If they go that way they may have to change their wording and that will also change the perception that people have of the platform: if I'm subscribing to a service the price I'm willing to pay to access (not buy) the games will probably much lower.
It may be better for them to just keep people thinking that the own the games forever (even though we know in practice this is probably not be true).
I'm wondering if instead they could just set themselves as the middleman for the used game market, since they already have all the infrastructure needed. In this way at least both steam and the publisher could get a cut.
I agree, the court's argument doesn't make much sense. It can only result in various work arounds, for example making everything subscription based which most customers don't really want.

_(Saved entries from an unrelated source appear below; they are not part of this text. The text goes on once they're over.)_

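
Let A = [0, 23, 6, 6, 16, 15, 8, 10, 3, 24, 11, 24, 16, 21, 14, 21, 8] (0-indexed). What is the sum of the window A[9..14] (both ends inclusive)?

110

Elements at indices 9..14: 24, 11, 24, 16, 21, 14
sum(24, 11, 24, 16, 21, 14) = 110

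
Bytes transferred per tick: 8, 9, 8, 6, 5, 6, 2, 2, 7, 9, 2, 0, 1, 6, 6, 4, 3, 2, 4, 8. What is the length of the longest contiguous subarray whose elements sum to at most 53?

13

[8] sum 8 len 1
[8, 9] sum 17 len 2
[8, 9, 8] sum 25 len 3
[8, 9, 8, 6] sum 31 len 4
[8, 9, 8, 6, 5] sum 36 len 5
[8, 9, 8, 6, 5, 6] sum 42 len 6
[8, 9, 8, 6, 5, 6, 2] sum 44 len 7
[8, 9, 8, 6, 5, 6, 2, 2] sum 46 len 8
[8, 9, 8, 6, 5, 6, 2, 2, 7] sum 53 len 9
[8, 6, 5, 6, 2, 2, 7, 9] sum 45 len 8
[8, 6, 5, 6, 2, 2, 7, 9, 2] sum 47 len 9
[8, 6, 5, 6, 2, 2, 7, 9, 2, 0] sum 47 len 10
[8, 6, 5, 6, 2, 2, 7, 9, 2, 0, 1] sum 48 len 11
[6, 5, 6, 2, 2, 7, 9, 2, 0, 1, 6] sum 46 len 11
[6, 5, 6, 2, 2, 7, 9, 2, 0, 1, 6, 6] sum 52 len 12
[5, 6, 2, 2, 7, 9, 2, 0, 1, 6, 6, 4] sum 50 len 12
[5, 6, 2, 2, 7, 9, 2, 0, 1, 6, 6, 4, 3] sum 53 len 13
[6, 2, 2, 7, 9, 2, 0, 1, 6, 6, 4, 3, 2] sum 50 len 13
[2, 2, 7, 9, 2, 0, 1, 6, 6, 4, 3, 2, 4] sum 48 len 13
[7, 9, 2, 0, 1, 6, 6, 4, 3, 2, 4, 8] sum 52 len 12
Longest length seen: 13.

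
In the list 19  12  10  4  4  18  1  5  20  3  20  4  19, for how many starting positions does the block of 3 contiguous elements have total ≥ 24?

(19, 12, 10) → sum 41  ≥ 24 ✓
(12, 10, 4) → sum 26  ≥ 24 ✓
(10, 4, 4) → sum 18
(4, 4, 18) → sum 26  ≥ 24 ✓
(4, 18, 1) → sum 23
(18, 1, 5) → sum 24  ≥ 24 ✓
(1, 5, 20) → sum 26  ≥ 24 ✓
(5, 20, 3) → sum 28  ≥ 24 ✓
(20, 3, 20) → sum 43  ≥ 24 ✓
(3, 20, 4) → sum 27  ≥ 24 ✓
(20, 4, 19) → sum 43  ≥ 24 ✓
9 windows satisfy the condition.

9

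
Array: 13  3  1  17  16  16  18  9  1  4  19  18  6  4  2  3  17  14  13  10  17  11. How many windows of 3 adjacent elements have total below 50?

19

(13, 3, 1) → sum 17  < 50 ✓
(3, 1, 17) → sum 21  < 50 ✓
(1, 17, 16) → sum 34  < 50 ✓
(17, 16, 16) → sum 49  < 50 ✓
(16, 16, 18) → sum 50
(16, 18, 9) → sum 43  < 50 ✓
(18, 9, 1) → sum 28  < 50 ✓
(9, 1, 4) → sum 14  < 50 ✓
(1, 4, 19) → sum 24  < 50 ✓
(4, 19, 18) → sum 41  < 50 ✓
(19, 18, 6) → sum 43  < 50 ✓
(18, 6, 4) → sum 28  < 50 ✓
(6, 4, 2) → sum 12  < 50 ✓
(4, 2, 3) → sum 9  < 50 ✓
(2, 3, 17) → sum 22  < 50 ✓
(3, 17, 14) → sum 34  < 50 ✓
(17, 14, 13) → sum 44  < 50 ✓
(14, 13, 10) → sum 37  < 50 ✓
(13, 10, 17) → sum 40  < 50 ✓
(10, 17, 11) → sum 38  < 50 ✓
19 windows satisfy the condition.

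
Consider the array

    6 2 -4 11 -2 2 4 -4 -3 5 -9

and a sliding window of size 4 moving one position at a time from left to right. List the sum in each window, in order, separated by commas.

6 2 -4 11 → sum 15
2 -4 11 -2 → sum 7
-4 11 -2 2 → sum 7
11 -2 2 4 → sum 15
-2 2 4 -4 → sum 0
2 4 -4 -3 → sum -1
4 -4 -3 5 → sum 2
-4 -3 5 -9 → sum -11

15, 7, 7, 15, 0, -1, 2, -11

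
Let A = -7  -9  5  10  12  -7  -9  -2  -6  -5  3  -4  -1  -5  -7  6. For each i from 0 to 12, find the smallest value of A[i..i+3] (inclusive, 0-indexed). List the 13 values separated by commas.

Sliding a size-4 window across the 16 values:
(-7, -9, 5, 10) → min -9
(-9, 5, 10, 12) → min -9
(5, 10, 12, -7) → min -7
(10, 12, -7, -9) → min -9
(12, -7, -9, -2) → min -9
(-7, -9, -2, -6) → min -9
(-9, -2, -6, -5) → min -9
(-2, -6, -5, 3) → min -6
(-6, -5, 3, -4) → min -6
(-5, 3, -4, -1) → min -5
(3, -4, -1, -5) → min -5
(-4, -1, -5, -7) → min -7
(-1, -5, -7, 6) → min -7

-9, -9, -7, -9, -9, -9, -9, -6, -6, -5, -5, -7, -7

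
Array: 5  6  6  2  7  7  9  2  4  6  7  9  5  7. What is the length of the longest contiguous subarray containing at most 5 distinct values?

11

add 5: window [5] (1 distinct), len 1
add 6: window [5, 6] (2 distinct), len 2
add 6: window [5, 6, 6] (2 distinct), len 3
add 2: window [5, 6, 6, 2] (3 distinct), len 4
add 7: window [5, 6, 6, 2, 7] (4 distinct), len 5
add 7: window [5, 6, 6, 2, 7, 7] (4 distinct), len 6
add 9: window [5, 6, 6, 2, 7, 7, 9] (5 distinct), len 7
add 2: window [5, 6, 6, 2, 7, 7, 9, 2] (5 distinct), len 8
add 4: window [6, 6, 2, 7, 7, 9, 2, 4] (5 distinct), len 8
add 6: window [6, 6, 2, 7, 7, 9, 2, 4, 6] (5 distinct), len 9
add 7: window [6, 6, 2, 7, 7, 9, 2, 4, 6, 7] (5 distinct), len 10
add 9: window [6, 6, 2, 7, 7, 9, 2, 4, 6, 7, 9] (5 distinct), len 11
add 5: window [4, 6, 7, 9, 5] (5 distinct), len 5
add 7: window [4, 6, 7, 9, 5, 7] (5 distinct), len 6
Longest length with ≤5 distinct: 11.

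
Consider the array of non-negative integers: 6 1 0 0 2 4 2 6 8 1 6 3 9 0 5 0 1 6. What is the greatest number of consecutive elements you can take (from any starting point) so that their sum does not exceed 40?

12

Extend to the right; shrink from the left whenever the sum exceeds 40:
[6] sum 6 len 1
[6, 1] sum 7 len 2
[6, 1, 0] sum 7 len 3
[6, 1, 0, 0] sum 7 len 4
[6, 1, 0, 0, 2] sum 9 len 5
[6, 1, 0, 0, 2, 4] sum 13 len 6
[6, 1, 0, 0, 2, 4, 2] sum 15 len 7
[6, 1, 0, 0, 2, 4, 2, 6] sum 21 len 8
[6, 1, 0, 0, 2, 4, 2, 6, 8] sum 29 len 9
[6, 1, 0, 0, 2, 4, 2, 6, 8, 1] sum 30 len 10
[6, 1, 0, 0, 2, 4, 2, 6, 8, 1, 6] sum 36 len 11
[6, 1, 0, 0, 2, 4, 2, 6, 8, 1, 6, 3] sum 39 len 12
[4, 2, 6, 8, 1, 6, 3, 9] sum 39 len 8
[4, 2, 6, 8, 1, 6, 3, 9, 0] sum 39 len 9
[2, 6, 8, 1, 6, 3, 9, 0, 5] sum 40 len 9
[2, 6, 8, 1, 6, 3, 9, 0, 5, 0] sum 40 len 10
[6, 8, 1, 6, 3, 9, 0, 5, 0, 1] sum 39 len 10
[8, 1, 6, 3, 9, 0, 5, 0, 1, 6] sum 39 len 10
Longest length seen: 12.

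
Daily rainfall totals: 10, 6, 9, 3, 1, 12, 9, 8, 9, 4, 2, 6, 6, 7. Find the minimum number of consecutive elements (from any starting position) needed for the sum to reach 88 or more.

14

add 10: running sum 10 < 88
add 6: running sum 16 < 88
add 9: running sum 25 < 88
add 3: running sum 28 < 88
add 1: running sum 29 < 88
add 12: running sum 41 < 88
add 9: running sum 50 < 88
add 8: running sum 58 < 88
add 9: running sum 67 < 88
add 4: running sum 71 < 88
add 2: running sum 73 < 88
add 6: running sum 79 < 88
add 6: running sum 85 < 88
add 7: shortest ending here [10, 6, 9, 3, 1, 12, 9, 8, 9, 4, 2, 6, 6, 7] sum 92, len 14
Shortest qualifying length: 14.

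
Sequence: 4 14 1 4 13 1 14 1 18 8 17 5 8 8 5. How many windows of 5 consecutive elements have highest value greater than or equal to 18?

[4, 14, 1, 4, 13] → max 14
[14, 1, 4, 13, 1] → max 14
[1, 4, 13, 1, 14] → max 14
[4, 13, 1, 14, 1] → max 14
[13, 1, 14, 1, 18] → max 18  ≥ 18 ✓
[1, 14, 1, 18, 8] → max 18  ≥ 18 ✓
[14, 1, 18, 8, 17] → max 18  ≥ 18 ✓
[1, 18, 8, 17, 5] → max 18  ≥ 18 ✓
[18, 8, 17, 5, 8] → max 18  ≥ 18 ✓
[8, 17, 5, 8, 8] → max 17
[17, 5, 8, 8, 5] → max 17
5 windows satisfy the condition.

5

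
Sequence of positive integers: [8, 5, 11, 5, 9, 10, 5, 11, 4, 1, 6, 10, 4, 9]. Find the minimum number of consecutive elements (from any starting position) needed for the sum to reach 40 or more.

5

add 8: running sum 8 < 40
add 5: running sum 13 < 40
add 11: running sum 24 < 40
add 5: running sum 29 < 40
add 9: running sum 38 < 40
end 5: [5, 11, 5, 9, 10] sum 40, len 5
end 6: [11, 5, 9, 10, 5] sum 40, len 5
end 7: [5, 9, 10, 5, 11] sum 40, len 5
end 8: [5, 9, 10, 5, 11, 4] sum 44, len 6
end 9: [9, 10, 5, 11, 4, 1] sum 40, len 6
end 10: [9, 10, 5, 11, 4, 1, 6] sum 46, len 7
end 11: [10, 5, 11, 4, 1, 6, 10] sum 47, len 7
end 12: [5, 11, 4, 1, 6, 10, 4] sum 41, len 7
end 13: [11, 4, 1, 6, 10, 4, 9] sum 45, len 7
Shortest qualifying length: 5.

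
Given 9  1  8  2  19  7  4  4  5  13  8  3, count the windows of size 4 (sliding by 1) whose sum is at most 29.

9 1 8 2 → sum 20  ≤ 29 ✓
1 8 2 19 → sum 30
8 2 19 7 → sum 36
2 19 7 4 → sum 32
19 7 4 4 → sum 34
7 4 4 5 → sum 20  ≤ 29 ✓
4 4 5 13 → sum 26  ≤ 29 ✓
4 5 13 8 → sum 30
5 13 8 3 → sum 29  ≤ 29 ✓
4 windows satisfy the condition.

4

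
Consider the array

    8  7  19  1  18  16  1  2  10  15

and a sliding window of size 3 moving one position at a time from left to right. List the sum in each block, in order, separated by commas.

34, 27, 38, 35, 35, 19, 13, 27

Sliding a size-3 window across the 10 values:
[8, 7, 19] → sum 34
[7, 19, 1] → sum 27
[19, 1, 18] → sum 38
[1, 18, 16] → sum 35
[18, 16, 1] → sum 35
[16, 1, 2] → sum 19
[1, 2, 10] → sum 13
[2, 10, 15] → sum 27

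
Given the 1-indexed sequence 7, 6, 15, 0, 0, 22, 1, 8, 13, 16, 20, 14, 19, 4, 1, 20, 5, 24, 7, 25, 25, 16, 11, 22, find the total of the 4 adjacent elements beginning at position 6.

44

Elements at indices 6..9: 22, 1, 8, 13
sum(22, 1, 8, 13) = 44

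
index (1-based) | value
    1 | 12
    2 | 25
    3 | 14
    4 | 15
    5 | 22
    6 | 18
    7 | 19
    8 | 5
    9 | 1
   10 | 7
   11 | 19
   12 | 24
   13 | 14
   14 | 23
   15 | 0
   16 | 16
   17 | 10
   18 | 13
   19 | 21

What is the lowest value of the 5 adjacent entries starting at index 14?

0

Elements at indices 14..18: 23, 0, 16, 10, 13
min(23, 0, 16, 10, 13) = 0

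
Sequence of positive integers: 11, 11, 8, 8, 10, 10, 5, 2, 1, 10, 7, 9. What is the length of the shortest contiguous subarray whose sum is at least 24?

3

add 11: running sum 11 < 24
add 11: running sum 22 < 24
end 2: [11, 11, 8] sum 30, len 3
end 3: [11, 8, 8] sum 27, len 3
end 4: [8, 8, 10] sum 26, len 3
end 5: [8, 10, 10] sum 28, len 3
end 6: [10, 10, 5] sum 25, len 3
end 7: [10, 10, 5, 2] sum 27, len 4
end 8: [10, 10, 5, 2, 1] sum 28, len 5
end 9: [10, 5, 2, 1, 10] sum 28, len 5
end 10: [5, 2, 1, 10, 7] sum 25, len 5
end 11: [10, 7, 9] sum 26, len 3
Shortest qualifying length: 3.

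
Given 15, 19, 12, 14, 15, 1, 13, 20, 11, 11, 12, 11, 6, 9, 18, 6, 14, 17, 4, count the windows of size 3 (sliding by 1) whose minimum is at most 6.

10

15 19 12 → min 12
19 12 14 → min 12
12 14 15 → min 12
14 15 1 → min 1  ≤ 6 ✓
15 1 13 → min 1  ≤ 6 ✓
1 13 20 → min 1  ≤ 6 ✓
13 20 11 → min 11
20 11 11 → min 11
11 11 12 → min 11
11 12 11 → min 11
12 11 6 → min 6  ≤ 6 ✓
11 6 9 → min 6  ≤ 6 ✓
6 9 18 → min 6  ≤ 6 ✓
9 18 6 → min 6  ≤ 6 ✓
18 6 14 → min 6  ≤ 6 ✓
6 14 17 → min 6  ≤ 6 ✓
14 17 4 → min 4  ≤ 6 ✓
10 windows satisfy the condition.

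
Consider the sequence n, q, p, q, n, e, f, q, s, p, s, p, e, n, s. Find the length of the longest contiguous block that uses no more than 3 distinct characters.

add n: window [n] (1 distinct), len 1
add q: window [n, q] (2 distinct), len 2
add p: window [n, q, p] (3 distinct), len 3
add q: window [n, q, p, q] (3 distinct), len 4
add n: window [n, q, p, q, n] (3 distinct), len 5
add e: window [q, n, e] (3 distinct), len 3
add f: window [n, e, f] (3 distinct), len 3
add q: window [e, f, q] (3 distinct), len 3
add s: window [f, q, s] (3 distinct), len 3
add p: window [q, s, p] (3 distinct), len 3
add s: window [q, s, p, s] (3 distinct), len 4
add p: window [q, s, p, s, p] (3 distinct), len 5
add e: window [s, p, s, p, e] (3 distinct), len 5
add n: window [p, e, n] (3 distinct), len 3
add s: window [e, n, s] (3 distinct), len 3
Longest length with ≤3 distinct: 5.

5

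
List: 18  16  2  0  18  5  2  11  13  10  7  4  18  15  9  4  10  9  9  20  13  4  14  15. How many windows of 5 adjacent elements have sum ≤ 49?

9

[18, 16, 2, 0, 18] → sum 54
[16, 2, 0, 18, 5] → sum 41  ≤ 49 ✓
[2, 0, 18, 5, 2] → sum 27  ≤ 49 ✓
[0, 18, 5, 2, 11] → sum 36  ≤ 49 ✓
[18, 5, 2, 11, 13] → sum 49  ≤ 49 ✓
[5, 2, 11, 13, 10] → sum 41  ≤ 49 ✓
[2, 11, 13, 10, 7] → sum 43  ≤ 49 ✓
[11, 13, 10, 7, 4] → sum 45  ≤ 49 ✓
[13, 10, 7, 4, 18] → sum 52
[10, 7, 4, 18, 15] → sum 54
[7, 4, 18, 15, 9] → sum 53
[4, 18, 15, 9, 4] → sum 50
[18, 15, 9, 4, 10] → sum 56
[15, 9, 4, 10, 9] → sum 47  ≤ 49 ✓
[9, 4, 10, 9, 9] → sum 41  ≤ 49 ✓
[4, 10, 9, 9, 20] → sum 52
[10, 9, 9, 20, 13] → sum 61
[9, 9, 20, 13, 4] → sum 55
[9, 20, 13, 4, 14] → sum 60
[20, 13, 4, 14, 15] → sum 66
9 windows satisfy the condition.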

Another work around could be selling per computer license -you will have to pay for using it on every new computer. It's not something anyone wants.
Game sales over time generally resemble a power distribution. Most sales happen within the first week or so, then sales follow a steep drop-off. There are of course exceptions in the indie game community, but AAA publishes build up to a tidal wave of marketing for release day, then things kind of simmer down.
So a second hand market would cut into the tail-profits. Certainly not desirable for studios, still but quite a few jaunts away destroying the economy.
It's a toss up whether I want money going to the dev or publisher rather than someone selling their game. With the way that prices drop drastically, sometimes not even a few months after, I'm fine with the current model. The only thing I'd really want changed is a more permanent way of keeping games like GOG.
They could put a fee on it, just like they do for cards and in-game items, then share with the publishers/developers.
Sell a game for $10, you take $9, valve take $0.50 and gives $0.50 to the publishers.
I see this working well for games that are no longer available to buy on the "new games" store. For example, the Deadpool game, It's no longer for sale, but I have a copy the I son't play anymore. I could sell it for a few bucks for someone who wants it.